Members of the recovery crew survey the wreckage of the U-2 prototype. Little of the aircraft was salvageable following its spin from 70,000 feet.
On 4 April 1957, Robert Sieker took Article 341 up for a Project RAINBOW test flight against radar operated by EG&G, Inc., near Indian Springs. Airframe heat build-up caused a flameout at 72,000 feet, and Sieker's pressure suit inflated when cabin pressure was lost. The clasp on his faceplate failed, however, causing him to lose consciousness. Article 341 stalled and entered a flat spin at 65,000 feet. Sieker regained his senses at a lower altitude and attempted to bail out. He released the canopy and jumped, but was struck by the aircraft's tail and killed. The aircraft impacted on its belly and caught fire.

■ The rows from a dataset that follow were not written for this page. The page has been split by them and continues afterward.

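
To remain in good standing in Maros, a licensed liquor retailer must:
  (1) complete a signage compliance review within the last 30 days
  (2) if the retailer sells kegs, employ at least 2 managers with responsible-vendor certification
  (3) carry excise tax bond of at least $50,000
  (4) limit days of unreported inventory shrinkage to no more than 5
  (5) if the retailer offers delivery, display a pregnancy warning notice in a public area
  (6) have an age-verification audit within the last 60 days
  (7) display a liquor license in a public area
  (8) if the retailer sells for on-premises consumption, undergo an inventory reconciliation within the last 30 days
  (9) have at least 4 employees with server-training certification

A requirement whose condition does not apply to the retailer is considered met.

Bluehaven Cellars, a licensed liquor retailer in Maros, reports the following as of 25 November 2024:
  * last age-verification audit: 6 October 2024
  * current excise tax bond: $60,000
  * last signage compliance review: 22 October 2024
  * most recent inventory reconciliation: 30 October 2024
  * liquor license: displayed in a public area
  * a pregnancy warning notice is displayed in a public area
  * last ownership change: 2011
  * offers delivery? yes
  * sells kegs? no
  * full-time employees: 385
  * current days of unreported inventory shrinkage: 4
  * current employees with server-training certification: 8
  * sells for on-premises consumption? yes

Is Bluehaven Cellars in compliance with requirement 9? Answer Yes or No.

9. employees with server-training certification 8 ≥ 4 → met

Yes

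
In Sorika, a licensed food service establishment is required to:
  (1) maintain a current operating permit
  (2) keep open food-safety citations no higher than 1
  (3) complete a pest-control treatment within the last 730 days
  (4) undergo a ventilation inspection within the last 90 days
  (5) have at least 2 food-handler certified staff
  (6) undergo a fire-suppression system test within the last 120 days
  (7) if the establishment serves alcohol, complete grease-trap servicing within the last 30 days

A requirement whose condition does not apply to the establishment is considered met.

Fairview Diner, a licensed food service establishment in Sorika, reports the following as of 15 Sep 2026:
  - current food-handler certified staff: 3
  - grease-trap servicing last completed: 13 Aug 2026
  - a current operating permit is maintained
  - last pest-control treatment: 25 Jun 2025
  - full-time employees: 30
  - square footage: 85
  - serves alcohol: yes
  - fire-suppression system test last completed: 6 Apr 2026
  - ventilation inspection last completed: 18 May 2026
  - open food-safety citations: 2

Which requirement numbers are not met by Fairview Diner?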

It took search teams several days to locate the wreckage. It was spotted by Lockheed test pilot Herman "Fish" Salmon and Ray Crandall while flying a borrowed Beechcraft Bonanza. The silver airplane, shattered, but recognizable, lay in sagebrush on level ground. Its tail remained upright and the wings were partly intact. The engine was exposed amidst the burnt out center section of the fuselage. The cockpit was broken up, but had not burned. Sieker's body lay just 200 feet away.